Je n’étais pas seul dans mes rêves. J’avais un Oncle, oui un Oncle avec une majuscule. Mon Oncle Pepe, dont le caractère tenait davantage de ma grand-mère basque, l’indomptable, que de mon grand-père andalou, le pessimiste. Mon Oncle Pepe. Volontaire dans les Brigades internationales pendant la guerre civile espagnole. Une photo qui le représentait à côté d’Ernest Hemingway était l’unique patrimoine dont il s’enorgueillissait, et il ne cessait de me répéter qu’il fallait trouver le chemin et se mettre en route.

Faut-il ajouter que l’Oncle Pepe était la brebis galeuse de la famille et que, plus je grandissais, plus nos rencontres se faisaient clandestines?

C’est de lui que j’ai reçu mes premiers livres, ceux qui m’ont fait connaître des écrivains que je n’oublierai jamais ; Jules Verne, Emilio Salgari, Jack London. C’est de lui que j’ai reçu une histoire qui a marqué ma vie : Moby Dick, d’Herman Melville.

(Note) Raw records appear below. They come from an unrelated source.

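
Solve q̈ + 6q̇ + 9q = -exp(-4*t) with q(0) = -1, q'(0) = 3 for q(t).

q = -exp(-4*t) - t*exp(-3*t)

Characteristic equation r² + 6r + 9 = 0 has discriminant (6)² - 4·(9) = 0, so r = -3 is a repeated root.
Hence q_h = (C1 + C2*t)*exp(-3*t).
Try q_p = A*exp(-4*t). Substituting into the equation and dividing by exp(-4*t) gives A = -1, so q_p = -exp(-4*t).
General solution: q = -exp(-4*t) + C1*exp(-3*t) + C2*t*exp(-3*t).
Apply the initial conditions: q(0) = -1 + C1 = -1 and q'(0) = 4 + C2 - 3*C1 = 3. Solving gives C1 = 0, C2 = -1.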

J’ai lu ce livre à quatorze ans et, à seize, je n’ai pu résister davantage à l’appel du Sud.

Au Chili, les vacances d’été durent de la mi-décembre à la mi-mars. D’autres lectures m’avaient appris que de petites flottes de baleiniers mouillaient aux confins continentaux du cercle antarctique, et je brûlais d’impatience de connaître ces hommes que j’imaginais les héritiers du capitaine Achab.

Convaincre mes parents de la nécessité de ce voyage n’a été possible que grâce au soutien de l’Oncle Pepe qui, de plus, m’a payé mon billet jusqu’à Puerto Montt.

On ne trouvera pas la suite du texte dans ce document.